The company has long enjoyed its dividend, which, during the lows in oil prices caused by the pandemic, reached a return of over 10%. With the company’s indebtedness reaching over $ 69 billion last year, analysts have often questioned whether the dividend can be sustained, with Exxon being encouraged to cut costs.
“Exxon’s biggest surprise was that the strategy of ‘defending yields’ didn’t work,” said a source close to the firm’s thinking.
The tide turned again against Exxon on May 14 after two almost simultaneous events. The first was the publication of a damning report by influential shareholder advisory firm ISS which criticized the company’s failure to adjust its spending plans.

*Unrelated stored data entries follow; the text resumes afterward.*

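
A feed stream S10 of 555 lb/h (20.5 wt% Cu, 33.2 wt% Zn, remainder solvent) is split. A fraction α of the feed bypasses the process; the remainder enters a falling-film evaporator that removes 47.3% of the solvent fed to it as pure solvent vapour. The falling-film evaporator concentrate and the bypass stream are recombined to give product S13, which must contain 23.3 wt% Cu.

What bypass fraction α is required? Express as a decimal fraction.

0.451

All 555×0.205 = 113.77 lb/h of Cu reaches S13, so S13 = 113.77/0.233 = 488.3 lb/h and vapour = 66.695 lb/h.
The evaporator receives (1−α)·555 of feed at 0.463 solvent and removes 0.473 of that solvent:
0.473×0.463×(1−α)×555 = 66.695
(1−α) = 66.695/121.54 = 0.5487;  α = 0.4513.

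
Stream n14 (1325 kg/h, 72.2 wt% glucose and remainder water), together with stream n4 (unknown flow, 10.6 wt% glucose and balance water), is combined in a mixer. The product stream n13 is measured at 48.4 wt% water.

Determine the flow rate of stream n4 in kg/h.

665.7 kg/h

Let n4 be the unknown flow. Total out = 1325 + n4.
water balance: 368.35 + 0.894·n4 = 0.484·(1325 + n4)
(0.894 − 0.484)·n4 = 0.484×1325 − 368.35 = 272.95
n4 = 272.95 / 0.410 = 665.73 kg/h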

“Investors have consistently raised concerns about preparing for an energy transition, but the board has failed to take any decisive enough action to garner market recognition before the dissident’s campaign launches,” ISS said. .
This was followed by Woods’ televised appearance on CNBC, where investors said he did not appear prepared for host David Faber’s questions about the ISS report, Exxon’s strategy and the lack of energy experience of the board of directors.
Exxon has for years relied on the size of the company and a steady dividend to blunt investor criticism, even as it made a series of risky investments such as its purchase of XTO Energy before a sharp drop in gas prices. natural gas and a 2017 purchase of Texas shale properties. oil prices were falling.
New York State Comptroller Thomas DiNapoli in a statement on Wednesday said the fund has wanted assurances for years that Exxon’s board of directors is taking the climate crisis seriously “and acting to put the company on the path to success in the low carbon economy, and for years received platitudes and gas fires in response. ”
Blackrock Inc, the world’s largest asset manager, which has backed three of the four dissident candidates, said in a statement on Wednesday that Exxon had only invested $ 10.4 billion in low-emission energy technologies. carbon over the past 20 years, compared to more than $ 20 billion in global spending. in 2020 alone.
On Wednesday, the company suspended its annual general meeting for an hour, as it continued to count the votes. Woods then answered shortlisted questions from investors for 40 minutes, much longer than at the annual meeting the previous year.
Among the questions was one on a report by the International Energy Agency which warned that investors should not fund new fossil fuel supply projects beyond this year if the world is to achieve net zero emissions. by the middle of the century. Woods, however, said that “if you look at the report, it highlights the continued need for investment in oil and gas.”